Face à cette situation, d’autres facteurs s’imposent. Pour sortir du tunnel, l’expert a préconisé de donner, à court et moyen termes, la priorité à la CNRPS, où l’Etat est obligé d’intervenir pour combler le déficit. A long terme, des réformes paramétriques et structurelles ou systémiques sont nécessaires. C’est-à-dire, il faut modifier les paramètres de la législation en vigueur et changer le système de financement: opter par exemple pour une combinaison entre les techniques de financement, de capitalisation et de répartition.
Mais est-ce qu’on est capable d’instaurer un tel régime au moment où le marché financier n’est pas développé et n’encourage même pas d’opter pour un régime de capitalisation?
Pour faire face, toutes les parties prenantes doivent déployer des efforts afin d’assurer la pérennité de ce régime, tout en bataillant pour sauvegarder le régime de retraite par répartition à prestations définies en annuité. Et les autres régimes doivent être complémentaires.
Elles doivent, également, trouver des solutions adéquates pour une couverture sociale des catégories qui ne sont pas actuellement incluses, telles que les chômeurs, les travailleurs du secteur informel qui constituent un manque à gagner pour la sécurité sociale, ainsi que les familles nécessiteuses.

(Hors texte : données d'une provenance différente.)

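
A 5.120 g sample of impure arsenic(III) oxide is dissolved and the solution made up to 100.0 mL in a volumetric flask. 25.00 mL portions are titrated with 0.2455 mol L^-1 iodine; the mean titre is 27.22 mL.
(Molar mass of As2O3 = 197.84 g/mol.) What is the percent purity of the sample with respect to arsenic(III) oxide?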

Il faut, de même, opter, pour un socle de protection sociale, selon la convention internationale 202, qui assure une couverture maladie et un revenu assurant une vie digne aux couches vulnérables, via l’accès aux soins de santé essentiels, la sécurité des moyens de base pour les enfants, la sécurité des moyens d’existence de base pour les personnes actives ayant un revenu faible et la sécurité des moyens d’existence de base pour les personnes âgées.
Parallèlement à ces réformes, la réforme fiscale est importante, pour que les recettes additionnelles de la fiscalité s’affectent au financement des caisses de sécurité sociale.